Sir Walter Llewellyn Lewis (13 November 1849 – 26 September 1930) was an advocate, magistrate of Trinidad and Chief Justice of British Honduras.
Biography
editLewis was born in Banbury, but his mother and father settled in County Galway in early 1852. Educated at Queens College Galway, he received a B.A. in 1869 and took his M.A. in 1871. He received a gold medal and first class honours in his degree.[1] Lewis entered as a student of the Middle Temple in 1872; he acquired his knowledge of the law in the chambers of Robert Wallace, Herbert Reed and Robert McCall.

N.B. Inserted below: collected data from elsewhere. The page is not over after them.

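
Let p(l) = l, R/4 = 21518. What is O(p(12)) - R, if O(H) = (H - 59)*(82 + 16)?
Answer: -90678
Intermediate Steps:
R = 86072 (R = 4*21518 = 86072)
O(H) = -5782 + 98*H (O(H) = (-59 + H)*98 = -5782 + 98*H)
O(p(12)) - R = (-5782 + 98*12) - 1*86072 = (-5782 + 1176) - 86072 = -4606 - 86072 = -90678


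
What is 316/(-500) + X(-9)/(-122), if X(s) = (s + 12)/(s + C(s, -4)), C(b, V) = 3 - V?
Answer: -18901/30500 ≈ -0.61971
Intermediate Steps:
X(s) = (12 + s)/(7 + s) (X(s) = (s + 12)/(s + (3 - 1*(-4))) = (12 + s)/(s + (3 + 4)) = (12 + s)/(s + 7) = (12 + s)/(7 + s))
316/(-500) + X(-9)/(-122) = 316/(-500) + ((12 - 9)/(7 - 9))/(-122) = 316*(-1/500) + (3/(-2))*(-1/122) = -79/125 - ½*3*(-1/122) = -79/125 - 3/2*(-1/122) = -79/125 + 3/244 = -18901/30500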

He frequently "devilled" for McCall who was also a graduate of QCG. He married Jane Mary Dealy in 1887. In his leisure time Lewis enjoyed voyaging to various parts of the world—he was an expert navigator.

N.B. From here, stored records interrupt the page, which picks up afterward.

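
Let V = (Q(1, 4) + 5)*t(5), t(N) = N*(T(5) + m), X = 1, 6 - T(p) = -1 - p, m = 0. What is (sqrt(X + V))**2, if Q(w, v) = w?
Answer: 361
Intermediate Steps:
T(p) = 7 + p (T(p) = 6 - (-1 - p) = 6 + (1 + p) = 7 + p)
t(N) = 12*N (t(N) = N*((7 + 5) + 0) = N*(12 + 0) = N*12 = 12*N)
V = 360 (V = (1 + 5)*(12*5) = 6*60 = 360)
(sqrt(X + V))**2 = (sqrt(1 + 360))**2 = (sqrt(361))**2 = 19**2 = 361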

In 1876 he began to practice on the Northern Circuit but this was not to his liking and he switched to the South Wales and Chester Circuit. Suffering from poor health in 1883 and 1884 he accepted an appointment from Lord Derby as a stipendiary magistrate in the county district of Trinidad. Some of Lewis's duties lay outside the judiciary: he was chairman of the roads commission, the commission on Agriculture and administrator of the Trinidad public service Widows and Orphans Fund. He was commended for this work by Joseph Chamberlain, and confirmed as a judge of the Supreme Court in 1893. By 1900 he had left to serve as Chief Justice of British Honduras. Lewis received the King Edward VII Coronation Medal in 1902, a knighthood in 1904 and in 1906 he decided to retire. He died in Blackheath, aged 80.[1]
Lewis married the noted artist Jane Mary Dealy in 1887; Lady Lewis died in 1939.